Samples produced under the above conditions (Examples 1 to 1)
The conductivity of 9) is shown in Table 1. All samples showed high lithium ion conductivity. Further, the electron transport numbers of the lithium ion conductive solid electrolyte materials in the present invention are all 1 × 10 ^−5.
Below, electronic conductivity is negligible. Moreover, the total conductivity determined by the AC method and the total conductivity determined by the DC method were in agreement. From this, it was confirmed that the mobile ions of these samples were lithium ions. In addition, the current-potential curve showed a proportional relationship up to an applied voltage of 10 V in all samples, and no rapid increase in current due to decomposition was observed. Therefore, it can be seen that the decomposition voltage is 10 V or more.
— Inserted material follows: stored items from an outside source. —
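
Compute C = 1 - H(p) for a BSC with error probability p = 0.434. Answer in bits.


H(p) = -p*log2(p) - (1-p)*log2(1-p) = -0.434*log2(0.434) - 0.566*log2(0.566) = 0.522637 + 0.464757 = 0.9874. C = 1 - H(p) = 1 - 0.9874 = 0.0126

0.0126 bits


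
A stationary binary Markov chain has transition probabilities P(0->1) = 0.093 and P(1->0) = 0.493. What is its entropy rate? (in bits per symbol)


Stationary distribution: pi_0 = p10/(p01+p10) = 0.8413, pi_1 = 0.1587. Entropy rate H' = pi_0*H(p01) + pi_1*H(p10) = 0.8413*0.4464 + 0.1587*0.9999 = 0.5342

0.5342 bits/symbol


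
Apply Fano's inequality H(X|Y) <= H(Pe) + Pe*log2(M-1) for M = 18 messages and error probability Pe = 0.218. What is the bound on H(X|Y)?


H(Pe) = -Pe*log2(Pe) - (1-Pe)*log2(1-Pe) = -0.218*log2(0.218) - 0.782*log2(0.782) = 0.479077 + 0.277422 = 0.7565. Pe*log2(M-1) = 0.218*log2(17) = 0.891067. Bound = H(Pe) + Pe*log2(M-1) = 0.479077 + 0.277422 + 0.891067 = 1.6476

1.6476 bits


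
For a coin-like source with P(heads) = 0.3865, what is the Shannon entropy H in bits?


H = -p*log2(p) - (1-p)*log2(1-p). -0.3865*log2(0.3865) = 0.530069; -0.6135*log2(0.6135) = 0.432435. H = 0.530069 + 0.432435 = 0.9625

0.9625 bits


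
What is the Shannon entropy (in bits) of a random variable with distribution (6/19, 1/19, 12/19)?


H = -sum(p_i * log2(p_i)). Terms: -(6/19)*log2(6/19) = 0.525147; -(1/19)*log2(1/19) = 0.223575; -(12/19)*log2(12/19) = 0.418715. H = 0.525147 + 0.223575 + 0.418715 = 1.1674

1.1674 bits


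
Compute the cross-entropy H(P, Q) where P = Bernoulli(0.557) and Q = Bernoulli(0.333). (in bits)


H(P,Q) = -p*log2(q) - (1-p)*log2(1-q). -0.557*log2(0.333) = 0.883628; -0.443*log2(0.667) = 0.258819. H(P,Q) = 0.883628 + 0.258819 = 1.1424

1.1424 bits


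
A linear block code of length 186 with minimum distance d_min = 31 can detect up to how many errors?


Detection capability = d_min - 1 = 31 - 1 = 30

30 errors


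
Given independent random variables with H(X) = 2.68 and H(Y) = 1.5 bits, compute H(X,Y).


For independent variables, H(X,Y) = H(X) + H(Y) = 2.68 + 1.5 = 4.18

4.18 bits


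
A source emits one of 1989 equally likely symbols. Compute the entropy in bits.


H = log2(n) = log2(1989) = 10.9578

10.9578 bits


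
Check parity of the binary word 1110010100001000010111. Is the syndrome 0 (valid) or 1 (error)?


Syndrome = XOR of all bits = 1 XOR 1 XOR 1 XOR 0 XOR 0 XOR 1 XOR 0 XOR 1 XOR 0 XOR 0 XOR 0 XOR 0 XOR 1 XOR 0 XOR 0 XOR 0 XOR 0 XOR 1 XOR 0 XOR 1 XOR 1 XOR 1 = 0

0


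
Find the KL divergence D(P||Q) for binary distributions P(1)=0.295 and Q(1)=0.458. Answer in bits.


KL = p*log2(p/q) + (1-p)*log2((1-p)/(1-q)) = 0.295*log2(0.295/0.458) + 0.705*log2(0.705/0.542) = 0.0802

0.0802 bits


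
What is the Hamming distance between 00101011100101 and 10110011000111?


Count differing positions: ^ . . ^ ^ . . . ^ . . . ^ . = 5 differences

5


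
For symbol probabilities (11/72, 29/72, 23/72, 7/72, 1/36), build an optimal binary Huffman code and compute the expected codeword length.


Huffman construction (repeatedly merge the two least-probable nodes; each merge adds 1 bit to every symbol beneath it): 1/36 + 7/72 = 1/8; 1/8 + 11/72 = 5/18; 5/18 + 23/72 = 43/72; 29/72 + 43/72 = 1. Resulting codeword lengths (in the order the probabilities were given): (3, 1, 2, 4, 4). L_avg = sum(p_i * l_i) = 11/72*3 + 29/72*1 + 23/72*2 + 7/72*4 + 1/36*4 = 2

2.0 bits


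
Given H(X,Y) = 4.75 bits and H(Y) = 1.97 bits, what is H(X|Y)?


H(X|Y) = H(X,Y) - H(Y) = 4.75 - 1.97 = 2.78

2.78 bits


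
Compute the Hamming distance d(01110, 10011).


Count differing positions: ^ ^ ^ . ^ = 4 differences

4


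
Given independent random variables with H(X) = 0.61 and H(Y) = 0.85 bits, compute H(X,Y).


For independent variables, H(X,Y) = H(X) + H(Y) = 0.61 + 0.85 = 1.46

1.46 bits


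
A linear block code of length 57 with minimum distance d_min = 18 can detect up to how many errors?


Detection capability = d_min - 1 = 18 - 1 = 17

17 errors


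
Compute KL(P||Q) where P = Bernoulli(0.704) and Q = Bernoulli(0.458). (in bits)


KL = p*log2(p/q) + (1-p)*log2((1-p)/(1-q)) = 0.704*log2(0.704/0.458) + 0.296*log2(0.296/0.542) = 0.1783

0.1783 bits


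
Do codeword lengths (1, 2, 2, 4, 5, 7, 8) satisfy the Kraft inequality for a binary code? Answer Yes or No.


Kraft sum = sum(2^(-l_i)) = 1.1055, need <= 1. Result: violated (a binary prefix-free code with these lengths cannot exist)

No


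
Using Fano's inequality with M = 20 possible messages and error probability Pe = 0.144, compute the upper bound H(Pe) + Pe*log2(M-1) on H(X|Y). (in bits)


H(Pe) = -Pe*log2(Pe) - (1-Pe)*log2(1-Pe) = -0.144*log2(0.144) - 0.856*log2(0.856) = 0.402604 + 0.192016 = 0.5946. Pe*log2(M-1) = 0.144*log2(19) = 0.611702. Bound = H(Pe) + Pe*log2(M-1) = 0.402604 + 0.192016 + 0.611702 = 1.2063

1.2063 bits


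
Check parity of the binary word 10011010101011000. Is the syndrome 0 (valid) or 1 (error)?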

Furthermore, the reactivity of the solid electrolyte material of the present invention with lithium metal was examined using a thermobalance, but no evidence of reaction was observed up to the melting temperature of lithium metal. Lithium metal was pressure-bonded to both surfaces of the sample, and this was used as an electrode to apply a voltage of 5 V between the electrodes.
The measurement was performed for 0 hours, but no rapid change was observed. From this, the lithium ion conductive solid electrolyte material of the present invention is chemically and thermally stable to lithium metal.

Table 1

[0016]

As described above, the lithium ion conductive solid electrolyte material according to the present invention exhibits high lithium ion conductivity, high decomposition voltage, very low electron conductivity, and chemical / thermal property. It has the characteristic of being stable. Therefore, by applying this lithium ion conductive solid electrolyte material to an electrolyte material such as a solid battery, there is an advantage that the characteristics of the solid battery or the like can be improved.

Claims (1)

[Claims] [Claim 1] _{(x / 2) Li 2 SO} 4 -yMgSO 4 -
(Z / 2) Al ₂ (SO ₄ ) ₃ (where 0 <x <1, 0
<Y <1, 0 <z <1, x + y + z = 1), which is a lithium ion conductive solid electrolyte material.